Fábula: "El hechizo de los almohadones"
"El hechizo de los almohadones"
Había una vez, en un rincón olvidado del tiempo, un mago que no vivía en una torre ni en un bosque oscuro, sino en un suspiro. Así lo decían los ancianos: “Cuando sientas un suspiro profundo sin razón, es que el mago ha pasado por tu alma.”
No tenía nombre. O tal vez sí, pero los nombres no servían para quien ya se había despegado de toda necesidad. Él no pedía oro ni rezos ni lealtades. Observaba. Sentía. Y cuando era necesario, intervenía.

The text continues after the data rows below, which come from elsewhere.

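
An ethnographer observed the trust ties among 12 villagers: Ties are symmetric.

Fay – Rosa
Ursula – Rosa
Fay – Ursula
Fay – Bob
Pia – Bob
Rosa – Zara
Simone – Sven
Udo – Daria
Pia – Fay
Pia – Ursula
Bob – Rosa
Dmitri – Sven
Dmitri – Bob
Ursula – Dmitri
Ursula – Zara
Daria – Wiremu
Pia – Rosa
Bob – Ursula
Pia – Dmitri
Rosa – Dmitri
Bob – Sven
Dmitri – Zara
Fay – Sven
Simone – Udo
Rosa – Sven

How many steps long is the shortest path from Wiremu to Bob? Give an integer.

5

One shortest route is Wiremu – Daria – Udo – Simone – Sven – Bob, which uses 5 edges, and at distance 4 from Wiremu we only reach {Sven}, which does not include Bob. So d(Wiremu,Bob) = 5.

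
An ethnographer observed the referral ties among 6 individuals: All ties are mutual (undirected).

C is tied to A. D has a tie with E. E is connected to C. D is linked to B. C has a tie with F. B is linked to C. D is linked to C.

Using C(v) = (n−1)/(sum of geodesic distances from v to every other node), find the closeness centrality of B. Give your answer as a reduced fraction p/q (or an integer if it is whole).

Distances from B: A:2, C:1, D:1, E:2, F:2. Sum = 8.
n = 6, so closeness = 5/8.

5/8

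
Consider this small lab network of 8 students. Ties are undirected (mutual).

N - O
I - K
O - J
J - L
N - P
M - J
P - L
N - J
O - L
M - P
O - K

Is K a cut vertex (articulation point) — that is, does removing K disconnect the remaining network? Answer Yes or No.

Yes

Removing K leaves {I} with no path to {J, L, M, N, O, and P}, so the network splits into 2 components. K is a cut vertex.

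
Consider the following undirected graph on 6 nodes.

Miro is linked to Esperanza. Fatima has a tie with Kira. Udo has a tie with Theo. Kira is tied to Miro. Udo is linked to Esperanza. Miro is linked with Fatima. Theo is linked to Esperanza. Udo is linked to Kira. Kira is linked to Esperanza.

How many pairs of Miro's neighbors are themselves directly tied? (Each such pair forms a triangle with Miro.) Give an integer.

2

Miro's neighbors: Esperanza, Fatima, and Kira.
Neighbor pairs that are themselves tied: Miro–Esperanza–Kira; Miro–Fatima–Kira. Each forms one triangle with Miro, for 2 in total.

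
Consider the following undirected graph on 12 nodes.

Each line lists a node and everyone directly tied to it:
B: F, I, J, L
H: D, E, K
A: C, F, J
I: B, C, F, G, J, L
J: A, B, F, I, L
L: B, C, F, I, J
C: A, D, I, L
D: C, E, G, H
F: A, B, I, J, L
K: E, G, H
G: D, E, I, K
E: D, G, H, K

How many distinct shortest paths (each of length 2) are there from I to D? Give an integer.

The shortest distance is 2. The length-2 paths are: I–G–D; I–C–D.
That gives 2 distinct shortest paths.

2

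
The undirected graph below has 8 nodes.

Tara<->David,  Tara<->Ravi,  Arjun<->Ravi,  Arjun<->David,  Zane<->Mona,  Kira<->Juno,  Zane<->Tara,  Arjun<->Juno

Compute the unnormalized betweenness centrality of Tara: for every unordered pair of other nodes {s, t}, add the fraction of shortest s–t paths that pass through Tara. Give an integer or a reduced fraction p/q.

Pairs whose geodesics pass through Tara — Kira–Mona: 2/2; Kira–Zane: 2/2; Juno–Mona: 2/2; Juno–Zane: 2/2; Arjun–Mona: 2/2; Arjun–Zane: 2/2; Mona–David: 1; Mona–Ravi: 1; Zane–David: 1; Zane–Ravi: 1; David–Ravi: 1/2.
All other pairs contribute 0.
Summing the contributions gives betweenness(Tara) = 21/2.

21/2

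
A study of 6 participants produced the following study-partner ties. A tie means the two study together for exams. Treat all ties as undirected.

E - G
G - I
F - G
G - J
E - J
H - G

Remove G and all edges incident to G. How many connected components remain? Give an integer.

Without G, the remaining ties split the others into: {E, J}; {F}; {I}; {H}.
That's 4 separate components.

4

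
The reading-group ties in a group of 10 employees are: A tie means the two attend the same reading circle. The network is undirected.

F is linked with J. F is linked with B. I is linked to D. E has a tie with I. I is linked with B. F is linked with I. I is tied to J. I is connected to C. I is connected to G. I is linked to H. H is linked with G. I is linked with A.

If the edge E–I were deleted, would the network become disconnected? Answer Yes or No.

Yes

Without the E–I edge there is no alternate route between E and I, so the network disconnects. It is a bridge.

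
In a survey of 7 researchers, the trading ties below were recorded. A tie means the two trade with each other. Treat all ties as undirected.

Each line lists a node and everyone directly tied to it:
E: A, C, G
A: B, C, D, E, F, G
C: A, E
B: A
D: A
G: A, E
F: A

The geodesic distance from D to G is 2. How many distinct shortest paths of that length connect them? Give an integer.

1

The shortest distance is 2, and the only length-2 path is D–A–G. So there is exactly 1 shortest path.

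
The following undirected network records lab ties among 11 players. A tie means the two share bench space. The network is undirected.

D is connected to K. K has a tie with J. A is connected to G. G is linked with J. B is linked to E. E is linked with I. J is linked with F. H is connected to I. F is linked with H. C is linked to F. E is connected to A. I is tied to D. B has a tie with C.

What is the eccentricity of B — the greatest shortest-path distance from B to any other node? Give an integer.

4

Distances from B: A:2, C:1, D:3, E:1, F:2, G:3, H:3, I:2, J:3, K:4.
The largest is 4 (to K), so the eccentricity of B is 4.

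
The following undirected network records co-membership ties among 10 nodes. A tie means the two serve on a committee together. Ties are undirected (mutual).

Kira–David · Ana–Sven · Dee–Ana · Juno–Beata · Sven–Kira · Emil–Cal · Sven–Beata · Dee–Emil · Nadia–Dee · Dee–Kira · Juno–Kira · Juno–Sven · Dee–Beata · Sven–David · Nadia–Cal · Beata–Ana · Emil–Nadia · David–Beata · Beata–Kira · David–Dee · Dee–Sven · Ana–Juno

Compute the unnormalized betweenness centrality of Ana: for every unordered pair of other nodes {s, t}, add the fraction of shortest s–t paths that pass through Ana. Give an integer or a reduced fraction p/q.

1

Pairs whose geodesics pass through Ana — Juno–Dee: 1/4; Juno–Cal: 2/8; Juno–Emil: 1/4; Juno–Nadia: 1/4.
All other pairs contribute 0.
Summing the contributions gives betweenness(Ana) = 1.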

Una tarde suave como terciopelo, el mago percibió una tristeza silenciosa en la humanidad. No era un llanto, ni una guerra, ni una enfermedad. Era algo más sutil: la falta de reposo del alma. Las personas dormían, pero no descansaban. Abrazaban, pero no sentían. Hablaban, pero no se escuchaban. Todo estaba lleno de ruido, incluso los silencios.
Entonces, el mago descendió.
Caminó por las casas sin ser visto, y tocó con su dedo las camas de todos los seres humanos. Allí donde su dedo descansaba, un objeto cotidiano se transformaba: los almohadones, esos compañeros anónimos del sueño, comenzaban a brillar suavemente desde dentro, como si guardaran un secreto que aún no podía ser pronunciado.

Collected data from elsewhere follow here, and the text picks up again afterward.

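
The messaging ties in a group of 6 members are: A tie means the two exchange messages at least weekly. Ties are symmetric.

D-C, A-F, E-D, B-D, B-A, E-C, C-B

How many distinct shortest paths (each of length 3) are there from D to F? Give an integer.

The shortest distance is 3, and the only length-3 path is D–B–A–F. So there is exactly 1 shortest path.

1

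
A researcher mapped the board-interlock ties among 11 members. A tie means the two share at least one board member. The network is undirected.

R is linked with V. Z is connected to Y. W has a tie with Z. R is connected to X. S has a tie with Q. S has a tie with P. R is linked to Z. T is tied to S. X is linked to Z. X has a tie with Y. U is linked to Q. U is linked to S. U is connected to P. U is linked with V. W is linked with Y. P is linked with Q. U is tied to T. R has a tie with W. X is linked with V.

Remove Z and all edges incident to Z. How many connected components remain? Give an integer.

Z's neighbors (R, W, X, and Y) remain reachable from one another through other ties, so the rest of the network stays in one piece.

1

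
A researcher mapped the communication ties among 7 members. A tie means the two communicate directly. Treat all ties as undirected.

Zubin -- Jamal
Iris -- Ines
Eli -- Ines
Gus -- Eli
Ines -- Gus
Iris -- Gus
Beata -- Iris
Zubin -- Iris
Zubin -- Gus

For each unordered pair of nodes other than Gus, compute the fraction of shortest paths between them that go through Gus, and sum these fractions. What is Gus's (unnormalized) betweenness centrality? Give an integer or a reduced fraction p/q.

Pairs whose geodesics pass through Gus — Beata–Eli: 1/2; Eli–Jamal: 1; Eli–Zubin: 1; Eli–Iris: 1/2; Jamal–Ines: 1/2; Zubin–Ines: 1/2.
All other pairs contribute 0.
Summing the contributions gives betweenness(Gus) = 4.

4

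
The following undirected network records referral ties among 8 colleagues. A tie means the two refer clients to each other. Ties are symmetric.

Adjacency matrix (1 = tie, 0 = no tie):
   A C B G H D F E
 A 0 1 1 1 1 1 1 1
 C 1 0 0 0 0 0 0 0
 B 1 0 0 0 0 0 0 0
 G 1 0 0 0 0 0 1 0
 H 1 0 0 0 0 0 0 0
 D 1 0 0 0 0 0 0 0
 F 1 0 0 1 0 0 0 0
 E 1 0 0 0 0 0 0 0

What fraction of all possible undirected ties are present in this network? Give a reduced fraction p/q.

There are 8 edges and 8 nodes, so the maximum possible is C(8,2) = 28.
Density = 8/28 = 2/7.

2/7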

Al día siguiente, nadie notó nada extraño. Pero aquella noche, al apoyar sus cabezas, los humanos sintieron algo nuevo. No era sólo comodidad. Era una forma de sostén para el alma. Un susurro suave, apenas un roce en el pensamiento. En sueños, algunos escucharon una palabra nunca antes dicha: “almahydones”.
Algunos despertaron llorando. Otros despertaron en paz. Y nadie entendía por qué, pero comenzaron a recordar cosas olvidadas: el primer dibujo de su infancia, una caricia de su abuela, un perfume que ya no existía. Empezaron a hablar más lento. A abrazar más largo. A mirar a los ojos.

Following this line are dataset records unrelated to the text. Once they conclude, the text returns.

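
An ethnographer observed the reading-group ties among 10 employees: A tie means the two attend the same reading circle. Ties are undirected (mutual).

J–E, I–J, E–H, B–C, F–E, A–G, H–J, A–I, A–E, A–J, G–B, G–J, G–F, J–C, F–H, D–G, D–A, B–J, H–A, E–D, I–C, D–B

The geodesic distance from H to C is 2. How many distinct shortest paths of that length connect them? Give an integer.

1

The shortest distance is 2, and the only length-2 path is H–J–C. So there is exactly 1 shortest path.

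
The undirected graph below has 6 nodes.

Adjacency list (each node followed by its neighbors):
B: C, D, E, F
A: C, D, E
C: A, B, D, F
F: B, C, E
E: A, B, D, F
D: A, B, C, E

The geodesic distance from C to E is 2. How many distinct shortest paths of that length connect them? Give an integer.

The shortest distance is 2. The length-2 paths are: C–D–E; C–A–E; C–F–E; C–B–E.
That gives 4 distinct shortest paths.

4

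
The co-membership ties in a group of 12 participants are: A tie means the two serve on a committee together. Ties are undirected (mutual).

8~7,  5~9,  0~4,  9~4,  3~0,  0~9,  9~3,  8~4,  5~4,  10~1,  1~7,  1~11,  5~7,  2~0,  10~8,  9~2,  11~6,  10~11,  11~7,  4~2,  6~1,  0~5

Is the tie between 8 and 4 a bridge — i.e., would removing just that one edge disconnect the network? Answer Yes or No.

No

Even without that edge, 8 still reaches 4 via 8 – 7 – 5 – 4, so the network stays connected. Not a bridge.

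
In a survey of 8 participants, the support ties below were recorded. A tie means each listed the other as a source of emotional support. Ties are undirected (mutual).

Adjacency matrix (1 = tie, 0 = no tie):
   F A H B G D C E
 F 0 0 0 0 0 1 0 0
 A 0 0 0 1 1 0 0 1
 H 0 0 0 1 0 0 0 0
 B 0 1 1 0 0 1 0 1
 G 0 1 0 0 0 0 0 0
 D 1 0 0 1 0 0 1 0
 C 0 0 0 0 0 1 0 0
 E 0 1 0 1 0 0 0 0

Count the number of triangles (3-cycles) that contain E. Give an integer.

E's neighbors: A and B.
Neighbor pairs that are themselves tied: E–A–B. Each forms one triangle with E, for 1 in total.

1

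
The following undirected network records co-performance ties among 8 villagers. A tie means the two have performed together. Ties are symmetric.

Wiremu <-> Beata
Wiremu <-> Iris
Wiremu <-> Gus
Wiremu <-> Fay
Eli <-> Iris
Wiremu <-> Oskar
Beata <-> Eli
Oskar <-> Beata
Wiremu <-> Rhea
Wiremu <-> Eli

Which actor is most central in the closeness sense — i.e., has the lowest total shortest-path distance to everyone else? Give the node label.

Wiremu

Farness (sum of distances to all others) for each node — Beata:11, Eli:11, Fay:13, Gus:13, Iris:12, Oskar:12, Rhea:13, Wiremu:7.
The smallest farness is 7, for Wiremu, so Wiremu has the highest closeness.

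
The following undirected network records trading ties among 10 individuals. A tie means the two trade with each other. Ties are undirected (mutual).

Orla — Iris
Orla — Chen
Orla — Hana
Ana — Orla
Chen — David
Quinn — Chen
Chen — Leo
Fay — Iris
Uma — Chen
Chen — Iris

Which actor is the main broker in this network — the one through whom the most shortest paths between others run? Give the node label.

Unnormalized betweenness of each node: Ana:0, Chen:26, David:0, Fay:0, Hana:0, Iris:8, Leo:0, Orla:15, Quinn:0, Uma:0.
Chen has the largest value, 26, making it the main broker — the node through which the most shortest paths run.

Chen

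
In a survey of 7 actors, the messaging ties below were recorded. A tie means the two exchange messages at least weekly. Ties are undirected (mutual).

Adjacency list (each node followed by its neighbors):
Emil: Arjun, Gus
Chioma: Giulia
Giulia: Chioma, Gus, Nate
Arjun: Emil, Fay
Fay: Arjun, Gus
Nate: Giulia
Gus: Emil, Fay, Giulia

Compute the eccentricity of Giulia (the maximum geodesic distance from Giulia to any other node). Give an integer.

Distances from Giulia: Arjun:3, Chioma:1, Emil:2, Fay:2, Gus:1, Nate:1.
The largest is 3 (to Arjun), so the eccentricity of Giulia is 3.

3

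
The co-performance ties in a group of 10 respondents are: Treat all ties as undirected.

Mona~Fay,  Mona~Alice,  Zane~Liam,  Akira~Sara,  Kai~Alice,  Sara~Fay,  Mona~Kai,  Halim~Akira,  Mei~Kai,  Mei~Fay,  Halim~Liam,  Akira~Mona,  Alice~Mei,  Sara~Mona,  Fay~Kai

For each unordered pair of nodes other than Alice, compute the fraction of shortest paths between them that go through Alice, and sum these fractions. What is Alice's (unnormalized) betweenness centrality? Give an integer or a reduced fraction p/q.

Pairs whose geodesics pass through Alice — Akira–Mei: 1/4; Mei–Mona: 1/3; Mei–Liam: 1/4; Mei–Zane: 1/4; Mei–Halim: 1/4.
All other pairs contribute 0.
Summing the contributions gives betweenness(Alice) = 4/3.

4/3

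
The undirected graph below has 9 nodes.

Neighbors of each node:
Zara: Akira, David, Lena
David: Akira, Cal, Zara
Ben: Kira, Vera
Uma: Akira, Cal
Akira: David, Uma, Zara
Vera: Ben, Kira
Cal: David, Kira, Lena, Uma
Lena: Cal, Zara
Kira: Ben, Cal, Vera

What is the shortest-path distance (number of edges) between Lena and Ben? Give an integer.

3

One shortest route is Lena – Cal – Kira – Ben, which uses 3 edges, and at distance 2 from Lena we only reach {Akira, David, Kira, Uma}, which does not include Ben. So d(Lena,Ben) = 3.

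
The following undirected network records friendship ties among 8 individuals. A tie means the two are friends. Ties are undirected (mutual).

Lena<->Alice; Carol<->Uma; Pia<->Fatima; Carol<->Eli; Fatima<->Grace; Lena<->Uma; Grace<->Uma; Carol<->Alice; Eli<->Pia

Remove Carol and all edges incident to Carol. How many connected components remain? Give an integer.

Carol's neighbors (Alice, Eli, and Uma) remain reachable from one another through other ties, so the rest of the network stays in one piece.

1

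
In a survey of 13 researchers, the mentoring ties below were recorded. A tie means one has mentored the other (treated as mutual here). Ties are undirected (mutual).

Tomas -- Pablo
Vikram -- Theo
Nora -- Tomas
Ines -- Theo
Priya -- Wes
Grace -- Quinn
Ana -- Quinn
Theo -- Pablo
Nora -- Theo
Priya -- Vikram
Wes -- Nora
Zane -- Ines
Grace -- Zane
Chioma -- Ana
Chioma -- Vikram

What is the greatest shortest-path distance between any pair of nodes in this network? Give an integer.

Eccentricity of each node (its greatest distance to any other): Ana:5, Chioma:4, Grace:5, Ines:4, Nora:5, Pablo:5, Priya:5, Quinn:6, Theo:4, Tomas:6, Vikram:4, Wes:5, Zane:4.
The maximum eccentricity is 6, realized for instance by the pair Tomas–Quinn via Tomas – Nora – Theo – Ines – Zane – Grace – Quinn. So the diameter is 6.

6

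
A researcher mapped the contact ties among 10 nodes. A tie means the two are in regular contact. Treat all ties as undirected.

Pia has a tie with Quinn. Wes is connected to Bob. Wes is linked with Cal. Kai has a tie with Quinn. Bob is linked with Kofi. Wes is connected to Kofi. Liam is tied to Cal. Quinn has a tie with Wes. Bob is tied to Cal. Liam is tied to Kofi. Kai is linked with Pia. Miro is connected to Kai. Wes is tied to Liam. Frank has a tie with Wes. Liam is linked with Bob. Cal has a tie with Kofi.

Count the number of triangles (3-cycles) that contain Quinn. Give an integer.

1

Quinn's neighbors: Kai, Pia, and Wes.
Neighbor pairs that are themselves tied: Quinn–Kai–Pia. Each forms one triangle with Quinn, for 1 in total.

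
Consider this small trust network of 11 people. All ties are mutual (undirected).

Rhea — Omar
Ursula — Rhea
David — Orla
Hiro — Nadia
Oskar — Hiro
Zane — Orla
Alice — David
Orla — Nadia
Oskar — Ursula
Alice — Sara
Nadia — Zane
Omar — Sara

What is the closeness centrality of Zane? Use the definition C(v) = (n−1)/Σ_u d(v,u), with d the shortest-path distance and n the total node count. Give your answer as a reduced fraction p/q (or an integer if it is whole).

Distances from Zane: Alice:3, David:2, Hiro:2, Nadia:1, Omar:5, Orla:1, Oskar:3, Rhea:5, Sara:4, Ursula:4. Sum = 30.
n = 11, so closeness = 10/30 = 1/3.

1/3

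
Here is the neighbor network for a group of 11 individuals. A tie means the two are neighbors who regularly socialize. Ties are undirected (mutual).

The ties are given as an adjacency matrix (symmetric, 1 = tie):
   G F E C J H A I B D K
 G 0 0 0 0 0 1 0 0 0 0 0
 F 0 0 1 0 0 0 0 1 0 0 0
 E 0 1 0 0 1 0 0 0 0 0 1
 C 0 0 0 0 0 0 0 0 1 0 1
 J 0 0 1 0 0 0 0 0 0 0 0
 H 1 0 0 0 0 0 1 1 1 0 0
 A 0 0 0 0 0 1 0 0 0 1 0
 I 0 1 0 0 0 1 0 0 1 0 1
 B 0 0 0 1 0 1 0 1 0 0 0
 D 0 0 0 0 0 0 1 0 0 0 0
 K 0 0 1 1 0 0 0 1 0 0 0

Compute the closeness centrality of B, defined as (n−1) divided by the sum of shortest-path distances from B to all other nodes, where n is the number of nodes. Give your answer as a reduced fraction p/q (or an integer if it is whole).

10/21

Distances from B: A:2, C:1, D:3, E:3, F:2, G:2, H:1, I:1, J:4, K:2. Sum = 21.
n = 11, so closeness = 10/21.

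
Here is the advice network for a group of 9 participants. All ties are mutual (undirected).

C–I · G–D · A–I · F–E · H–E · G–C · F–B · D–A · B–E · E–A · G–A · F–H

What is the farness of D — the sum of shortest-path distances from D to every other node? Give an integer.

Distances from D: A:1, B:3, C:2, E:2, F:3, G:1, H:3, I:2.
Sum = 1 + 3 + 2 + 2 + 3 + 1 + 3 + 2 = 17.

17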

Pronto, los sabios se reunieron. Querían entender qué eran esos almahydones. ¿Un fenómeno? ¿Una señal divina? ¿Un virus onírico? Discutieron durante semanas, hasta que un niño que dormía con su gato les interrumpió con una risa y dijo:
—No hay nada que entender. Es como si los almohadones hubieran aprendido a soñar con nosotros.
Y entonces, se supo: el mago había hecho un hechizo suave y sin precio, un regalo puro. No buscaba gratitud ni templos. Había tomado una palabra cansada, “almohadones”, y la había soplado con amor, transformándola en “almahydones”: los sostén del alma, los portales nocturnos hacia la evolución interior.
Desde entonces, cada vez que alguien duerme en paz profunda, el mago sonríe desde algún rincón del suspiro.
Y en algún lugar, en una almohada cualquiera, una chispa de transformación sigue ocurriendo, sin que nadie lo pida, ni lo compre, ni lo entienda.